Fingerprint scanners on popular laptops, including those from Dell, Lenovo, and Microsoft Surface, were found to be less secure than expected.
Researchers from Blackwing Intelligence were asked by Microsoft’s Offensive Research and Security Engineering (MORSE) to evaluate the security of the top three fingerprint sensors embedded in laptops and used for Windows Hello fingerprint authentication and they found vulnerabilities within all of them.
Blackwing tested three devices: the Dell Inspiron 15, Lenovo ThinkPad T14, and a Microsoft Surface Pro with a Type Cover peripheral equipped with fingerprint sensor.
Each of these devices features ‘match on chip’ sensors, specifically designed to enable secure fingerprint matching within the chip itself.
The research revealed that manufacturers misunderstood Microsoft’s Secure Device Connection Protocol (SDCP), resulting in two out of three tested devices lacking SDCP activation. SDCP is designed to secure biometric authentication through fingerprint scans, ensuring data privacy.
The researchers employed distinct sets of exploits for each device. In the case of the Dell, it involved disconnecting the fingerprint sensor and connecting it to an external device.
This external device rewrote the sensor’s configuration packet, directing it to a Linux fingerprint database.

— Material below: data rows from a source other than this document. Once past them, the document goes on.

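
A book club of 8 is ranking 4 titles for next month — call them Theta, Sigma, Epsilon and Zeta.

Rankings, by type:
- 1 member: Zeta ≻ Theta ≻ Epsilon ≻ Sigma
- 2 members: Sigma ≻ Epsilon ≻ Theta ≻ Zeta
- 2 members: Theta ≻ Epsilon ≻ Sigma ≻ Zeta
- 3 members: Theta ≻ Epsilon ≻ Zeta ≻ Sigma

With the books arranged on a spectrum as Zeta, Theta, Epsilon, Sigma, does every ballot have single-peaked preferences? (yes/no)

Axis positions: Zeta=1, Theta=2, Epsilon=3, Sigma=4.
Type 1 (peak Zeta at position 1): ranking walks positions 1-2-3-4, expanding outward from the peak — single-peaked.
Type 2 (peak Sigma at position 4): ranking walks positions 4-3-2-1, expanding outward from the peak — single-peaked.
Type 3 (peak Theta at position 2): ranking walks positions 2-3-4-1, expanding outward from the peak — single-peaked.
Type 4 (peak Theta at position 2): ranking walks positions 2-3-1-4, expanding outward from the peak — single-peaked.
Every ranking is single-peaked on this axis.

yes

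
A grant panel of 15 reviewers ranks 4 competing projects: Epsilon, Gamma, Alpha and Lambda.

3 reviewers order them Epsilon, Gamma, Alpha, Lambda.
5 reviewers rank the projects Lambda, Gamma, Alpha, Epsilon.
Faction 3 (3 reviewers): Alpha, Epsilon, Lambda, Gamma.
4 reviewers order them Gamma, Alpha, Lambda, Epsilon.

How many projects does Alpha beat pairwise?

Alpha against each rival (15 reviewers):
Alpha vs Epsilon: 5+3+4 = 12 for Alpha, 3 for Epsilon — Alpha by 12–3.
Alpha vs Gamma: Gamma wins 12–3.
Alpha vs Lambda: Alpha is ranked higher on 3+3+4 = 10 ballots, Lambda on 5. Alpha wins 10–5.
Alpha beats Epsilon, Lambda; loses to Gamma — 2 pairwise wins.

2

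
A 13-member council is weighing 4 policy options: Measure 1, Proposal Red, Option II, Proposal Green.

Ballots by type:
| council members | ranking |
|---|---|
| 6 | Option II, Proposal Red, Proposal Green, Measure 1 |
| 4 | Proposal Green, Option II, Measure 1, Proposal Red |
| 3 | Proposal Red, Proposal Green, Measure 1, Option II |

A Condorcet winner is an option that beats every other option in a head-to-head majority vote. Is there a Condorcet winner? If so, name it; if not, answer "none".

Check each pair by majority over 13 ballots:
Measure 1 vs Proposal Red: Measure 1 preferred on 4 ballots; Proposal Red wins 9–4.
Measure 1 vs Option II: Measure 1 preferred on 3 ballots; Option II wins 10–3.
Measure 1 vs Proposal Green: 0 for Measure 1, 13 for Proposal Green — Proposal Green by 13–0.
Proposal Red vs Option II: 3 to 10, Option II.
Proposal Red vs Proposal Green: Proposal Red preferred on 6+3 = 9 ballots; Proposal Red wins 9–4.
Option II vs Proposal Green: 6 for Option II, 7 for Proposal Green — Proposal Green by 7–6.
Every option loses at least once (Measure 1 loses to Proposal Red; Proposal Red loses to Option II; Option II loses to Proposal Green; Proposal Green loses to Proposal Red). The majority relation contains the cycle Proposal Red beats Proposal Green beats Option II beats Proposal Red, so there is no Condorcet winner.

none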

This manipulation allowed the attacker to falsify credentials for a target account on a Windows machine.
Regarding the Lenovo, Blackwing targeted the transport layer security (TLS) stack responsible for securing USB communication between the host driver and sensor. The researchers successfully executed this attack.
For the Surface, the process was simplified by spoofing the Type Cover using a USB device and subsequently logging in.
The researchers emphasised the importance of vendors implementing SDCP and urged greater caution in deploying fingerprint ID on Windows devices to enhance security.